13 thoughts on “No comments

  1. @kalgrl says:

    Good point *goes to look at mine* phew I think it’s ok :))

  2. Penny says:

    um. I think I’ve made mine so you don’t have to log in or use those annoying captcha verifications. Blogger gives the option of “registered” users including openID which I picked. I got heaps of spam when it was set at the lowest setting of “anonymous” users.

  3. ajwillemse91 says:

    Amen sister! I agree 100% with every word that you wrote; if you don’t make it easy for people to comment, they won’t. It’s not that they aren’t interested or don’t want to comment, but there are barriers that stop them.

    I’ve found (particularly with blogs on the Blogger platform) that it doesn’t like my log-ins. I have had one time when I was trying to comment, and I had to try at least 5 times before my comment went through. I’m also not a huge fan of Captcha – I know it helps eliminate spam, but I have had some real trouble with trying to read some of them 😀

    So let’s eliminate unnecessary barriers to facilitate comments and conversation!

  4. jzgarnett says:

    My wordpress used to get lots of spam but Akismet helped A LOT.
    However I do request that you leave an e-mail address, and I’ll moderate the first comment. After that, like your blog, Kris, comments show up automatically.
    I’m also experimenting with a plugin that lets people login with Twitter, for those of us who don’t have a blog or prefer to be known by a handle.

  5. I had a lot of problems with Blogger too – thought I had to set up a new Google+ account and remember to respond from a different browser but now that I’ve set up a work Google+ account it works like magic!
    I did get very frustrated initially, and admit that I did give up on commenting a few times…
    I do like the WordPress login with Twitter option though 🙂

  6. katiedavis says:

    Yes! I have been writing comments, then I get prompted to login to WordPress, then I remember I’ve forgotten my password, then I try to reset it from within Flipboard or the Twitter app or Safari on my phone, then I realise it’s too heard… Then I give up.

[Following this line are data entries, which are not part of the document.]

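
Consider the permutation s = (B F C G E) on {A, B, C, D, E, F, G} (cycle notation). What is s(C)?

G

Within (B F C G E), C ↦ G.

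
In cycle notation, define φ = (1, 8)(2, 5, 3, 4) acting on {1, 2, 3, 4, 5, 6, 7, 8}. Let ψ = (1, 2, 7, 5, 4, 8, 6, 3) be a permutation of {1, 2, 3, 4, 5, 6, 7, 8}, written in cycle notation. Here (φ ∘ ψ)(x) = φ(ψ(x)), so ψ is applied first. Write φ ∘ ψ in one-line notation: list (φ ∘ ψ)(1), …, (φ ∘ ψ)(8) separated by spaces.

Chase each element through ψ then φ: 1 → 2 → 5; 2 → 7 → 7; 3 → 1 → 8; 4 → 8 → 1; 5 → 4 → 2; 6 → 3 → 4; 7 → 5 → 3; 8 → 6 → 6.
So φ ∘ ψ in one-line form is 5 7 8 1 2 4 3 6.

5 7 8 1 2 4 3 6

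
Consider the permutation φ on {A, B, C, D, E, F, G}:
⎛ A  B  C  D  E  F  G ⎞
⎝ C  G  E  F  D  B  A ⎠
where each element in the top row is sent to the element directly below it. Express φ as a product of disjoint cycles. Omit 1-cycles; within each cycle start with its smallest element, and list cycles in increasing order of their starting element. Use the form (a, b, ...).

(A, C, E, D, F, B, G)

Iterating φ from A gives A → C → E → D → F → B → G → A; that is the 7-cycle (A, C, E, D, F, B, G).
Repeating from the next unused element and collecting all non-trivial cycles gives (A, C, E, D, F, B, G).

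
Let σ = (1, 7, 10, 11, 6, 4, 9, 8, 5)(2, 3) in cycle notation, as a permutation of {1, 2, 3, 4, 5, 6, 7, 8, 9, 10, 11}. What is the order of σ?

18

The cycle type of σ is (9, 2).
The order of σ is the least common multiple of its cycle lengths: lcm(9, 2) = 18.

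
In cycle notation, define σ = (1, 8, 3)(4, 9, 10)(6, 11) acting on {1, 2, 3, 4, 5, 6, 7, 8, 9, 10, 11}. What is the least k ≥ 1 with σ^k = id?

6

The cycle type of σ is (3, 3, 2, 1, 1, 1).
The order is lcm(3, 3, 2) = 6.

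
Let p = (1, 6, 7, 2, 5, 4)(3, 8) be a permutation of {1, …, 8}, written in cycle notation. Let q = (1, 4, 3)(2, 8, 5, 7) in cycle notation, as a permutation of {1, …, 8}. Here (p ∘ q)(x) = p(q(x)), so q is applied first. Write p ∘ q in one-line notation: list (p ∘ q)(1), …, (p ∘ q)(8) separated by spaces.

1 3 6 8 2 7 5 4

Chase each element through q then p: 1 → 4 → 1; 2 → 8 → 3; 3 → 1 → 6; 4 → 3 → 8; 5 → 7 → 2; 6 → 6 → 7; 7 → 2 → 5; 8 → 5 → 4.
So p ∘ q in one-line form is 1 3 6 8 2 7 5 4.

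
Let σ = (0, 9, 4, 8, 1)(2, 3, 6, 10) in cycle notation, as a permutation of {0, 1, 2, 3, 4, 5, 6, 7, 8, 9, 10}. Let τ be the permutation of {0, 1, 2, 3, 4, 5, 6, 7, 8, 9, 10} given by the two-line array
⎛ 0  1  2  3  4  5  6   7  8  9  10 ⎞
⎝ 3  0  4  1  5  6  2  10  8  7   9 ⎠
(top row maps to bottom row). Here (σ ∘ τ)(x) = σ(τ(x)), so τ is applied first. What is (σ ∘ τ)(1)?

First apply τ: τ(1) = 0, then σ(0) = 9. Thus (σ ∘ τ)(1) = 9.

9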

    Now I’ve successfully reset my password, conversations here I come!

  7. katiedavis says:

    Ps. I just got prompted to login when I made that comment. But it’s actually not your doing. It’s because WordPress knows my email address and wants to make sure it’s really me. Maybe this has been happening for you too?

  8. Peta says:

    I’m using Disqus on my Blogger blog (wish it wasn’t called Blogger). It allows people to post as guest (or any other name they choose), but does require an email address. It does allow people to login using various other accounts including twitter, google, facebook or disqus if they want to be identified. What I do like is that if I comment on other Disqus blogs, I have a record of all those comments in the one place.

  9. 2013 says:

    I am curious to find out what blog system you have been working
    with? I’m experiencing some small security problems with my latest site and I would like to find something more safe. Do you have any suggestions?

    • librarykris says:

      I’m using WordPress (x2) and Blogger. It seems that there are a few spam comments slipping through the WordPress net which is what I rely on to catch the spammers. So, sadly, I don’t have any suggestions other than to check out the Help pages or forum on your chosen platform to see if there are any ideas there.